Brandolin is indeed singularly abstemious in the pleasures of the table, to which the good condition of his nerves and constitution may no doubt be attributed. "I have found that eating is an almost entirely unnecessary indulgence," he says in one of his books. "If an Arab can ride, fight, kill lions, and slay Frenchmen on a mere handful of pulse or of rice, why cannot we live on it too?" Whereat Usk wrote once on the margin of the volume, in pencil, "Why should we?"

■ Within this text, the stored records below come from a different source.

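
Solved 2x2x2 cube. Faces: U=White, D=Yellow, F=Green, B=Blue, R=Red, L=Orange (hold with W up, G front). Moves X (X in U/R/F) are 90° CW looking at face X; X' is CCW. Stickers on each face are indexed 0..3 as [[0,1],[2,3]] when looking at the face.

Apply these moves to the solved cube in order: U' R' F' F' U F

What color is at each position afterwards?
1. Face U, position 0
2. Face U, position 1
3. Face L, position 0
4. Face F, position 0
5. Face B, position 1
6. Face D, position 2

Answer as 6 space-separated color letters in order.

Answer: O W W W G Y

Derivation:
After move 1 (U'): U=WWWW F=OOGG R=GGRR B=RRBB L=BBOO
After move 2 (R'): R=GRGR U=WBWR F=OWGW D=YOYG B=YRYB
After move 3 (F'): F=WWOG U=WBGG R=ORYR D=BOYG L=BROW
After move 4 (F'): F=WGWO U=WBOY R=ORBR D=RWYG L=BGOG
After move 5 (U): U=OWYB F=ORWO R=YRBR B=BGYB L=WGOG
After move 6 (F): F=WOOR U=OWGG R=YRBR D=BYYG L=WROW
Query 1: U[0] = O
Query 2: U[1] = W
Query 3: L[0] = W
Query 4: F[0] = W
Query 5: B[1] = G
Query 6: D[2] = Y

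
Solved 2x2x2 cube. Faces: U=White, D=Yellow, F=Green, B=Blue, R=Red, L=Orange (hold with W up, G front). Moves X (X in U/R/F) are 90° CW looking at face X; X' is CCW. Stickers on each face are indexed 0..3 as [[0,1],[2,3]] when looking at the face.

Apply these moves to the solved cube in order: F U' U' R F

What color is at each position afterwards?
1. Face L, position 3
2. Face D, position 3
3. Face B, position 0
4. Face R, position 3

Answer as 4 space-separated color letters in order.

After move 1 (F): F=GGGG U=WWOO R=WRWR D=RRYY L=OYOY
After move 2 (U'): U=WOWO F=OYGG R=GGWR B=WRBB L=BBOY
After move 3 (U'): U=OOWW F=BBGG R=OYWR B=GGBB L=WROY
After move 4 (R): R=WORY U=OBWG F=BRGY D=RBYG B=WGOB
After move 5 (F): F=GBYR U=OBYR R=WOGY D=RWYG L=WROB
Query 1: L[3] = B
Query 2: D[3] = G
Query 3: B[0] = W
Query 4: R[3] = Y

Answer: B G W Y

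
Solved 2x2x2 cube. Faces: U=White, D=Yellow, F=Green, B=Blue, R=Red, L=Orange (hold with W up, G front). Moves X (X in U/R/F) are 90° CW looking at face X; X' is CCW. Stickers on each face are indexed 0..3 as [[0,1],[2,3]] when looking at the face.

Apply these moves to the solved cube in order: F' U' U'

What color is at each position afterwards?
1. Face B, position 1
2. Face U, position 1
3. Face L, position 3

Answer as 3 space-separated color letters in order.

After move 1 (F'): F=GGGG U=WWRR R=YRYR D=OOYY L=OWOW
After move 2 (U'): U=WRWR F=OWGG R=GGYR B=YRBB L=BBOW
After move 3 (U'): U=RRWW F=BBGG R=OWYR B=GGBB L=YROW
Query 1: B[1] = G
Query 2: U[1] = R
Query 3: L[3] = W

Answer: G R W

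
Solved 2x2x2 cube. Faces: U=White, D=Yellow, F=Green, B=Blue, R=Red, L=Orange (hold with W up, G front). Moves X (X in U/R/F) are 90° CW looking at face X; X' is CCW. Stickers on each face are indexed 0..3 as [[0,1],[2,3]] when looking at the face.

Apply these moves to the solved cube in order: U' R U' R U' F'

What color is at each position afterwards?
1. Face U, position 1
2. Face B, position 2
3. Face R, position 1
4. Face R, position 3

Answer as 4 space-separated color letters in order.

Answer: Y G B Y

Derivation:
After move 1 (U'): U=WWWW F=OOGG R=GGRR B=RRBB L=BBOO
After move 2 (R): R=RGRG U=WOWG F=OYGY D=YBYR B=WRWB
After move 3 (U'): U=OGWW F=BBGY R=OYRG B=RGWB L=WROO
After move 4 (R): R=ROGY U=OBWY F=BBGR D=YWYR B=WGGB
After move 5 (U'): U=BYOW F=WRGR R=BBGY B=ROGB L=WGOO
After move 6 (F'): F=RRWG U=BYBG R=WBYY D=GOYR L=WWOO
Query 1: U[1] = Y
Query 2: B[2] = G
Query 3: R[1] = B
Query 4: R[3] = Y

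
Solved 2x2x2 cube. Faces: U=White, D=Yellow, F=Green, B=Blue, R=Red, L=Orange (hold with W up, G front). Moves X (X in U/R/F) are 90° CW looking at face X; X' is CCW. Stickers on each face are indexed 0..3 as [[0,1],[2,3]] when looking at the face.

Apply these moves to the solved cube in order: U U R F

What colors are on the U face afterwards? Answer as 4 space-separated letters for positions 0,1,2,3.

After move 1 (U): U=WWWW F=RRGG R=BBRR B=OOBB L=GGOO
After move 2 (U): U=WWWW F=BBGG R=OORR B=GGBB L=RROO
After move 3 (R): R=RORO U=WBWG F=BYGY D=YBYG B=WGWB
After move 4 (F): F=GBYY U=WBOR R=WOGO D=RRYG L=RYOB
Query: U face = WBOR

Answer: W B O R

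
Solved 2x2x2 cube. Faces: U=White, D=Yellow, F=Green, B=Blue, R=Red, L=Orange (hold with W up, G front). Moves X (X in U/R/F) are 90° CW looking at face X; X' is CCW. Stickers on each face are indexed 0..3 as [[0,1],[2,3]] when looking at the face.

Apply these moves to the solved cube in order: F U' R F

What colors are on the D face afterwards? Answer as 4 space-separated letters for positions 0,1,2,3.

Answer: R W Y W

Derivation:
After move 1 (F): F=GGGG U=WWOO R=WRWR D=RRYY L=OYOY
After move 2 (U'): U=WOWO F=OYGG R=GGWR B=WRBB L=BBOY
After move 3 (R): R=WGRG U=WYWG F=ORGY D=RBYW B=OROB
After move 4 (F): F=GOYR U=WYYB R=WGGG D=RWYW L=BROB
Query: D face = RWYW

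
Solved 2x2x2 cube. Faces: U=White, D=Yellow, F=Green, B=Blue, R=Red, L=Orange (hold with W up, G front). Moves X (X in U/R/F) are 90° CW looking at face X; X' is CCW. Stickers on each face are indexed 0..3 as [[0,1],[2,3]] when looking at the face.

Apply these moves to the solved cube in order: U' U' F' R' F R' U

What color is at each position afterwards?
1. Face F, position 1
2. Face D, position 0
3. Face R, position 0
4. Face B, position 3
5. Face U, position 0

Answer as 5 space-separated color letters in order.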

The author, seeing this one day, wrote also on the margin, "For the best of all reasons: to do away with dyspepsia and with doctors, who keep their carriages on our indigestion and make fifty thousand a year each out of it."

Usk allowed that the reason was excellent; but then the renunciation involved was too enormous.

CHAPTER III

Let it not for an instant be supposed that the guests of Surrenden are people looked in the least coldly or shyly on by society. Not they. They go to drawing-rooms, which means nothing; they are invited to state balls and state concerts, which means much. They are among the most eminent leaders of that world of fashion which has of late revolutionized taste, temper, and society in England. Mrs. Wentworth Curzon sails a little near the wind, perhaps because she is careless, and now and then Lady Dawlish has been "talked about," because she has a vast number of debts and a lord who occasionally makes scenes; but, with these exceptions, all these ladies are as safe on their pedestals as if they were marble statues of chastity. That their tastes are studied and their men asked to meet them everywhere is only a matter of delicate attention, like the bouquets which the housekeeper sets out in their bedrooms and the new novels which are laid on their writing-tables.

"I like my house to be pleasant," says Dorothy Usk, and she does not look any further than that: as for people's affairs, she is not supposed to know anything about them. She knows well enough that Iona would not come to her unless she had asked the Marquise de Caillac, and she is fully aware that Lawrence Hamilton would never bestow the cachet of his illustrious presence on Surrenden unless Mrs. Wentworth Curzon brought thither her fourgons , her maids, her collie dog, her famous emeralds, and her no less famous fans. Of course she knows that, but she is not supposed to know it. Nobody except her husband would be so ill-bred as to suggest that she did know it; and if any of her people should ever by any mischance forget their tact and stumble into the newspapers, or become notorious by any other accident, she will drop them, and nobody will be more surprised at the discovery of their naughtiness than herself. Yet she is a kind woman, a virtuous woman, a very warm friend, and not more insincere in her friendships than any one else; she is only a hostess of the last lustre of the nineteenth century, a woman who knows her London and follows it in all its amazing and illimitable condonations as in its eccentric and exceptional severities.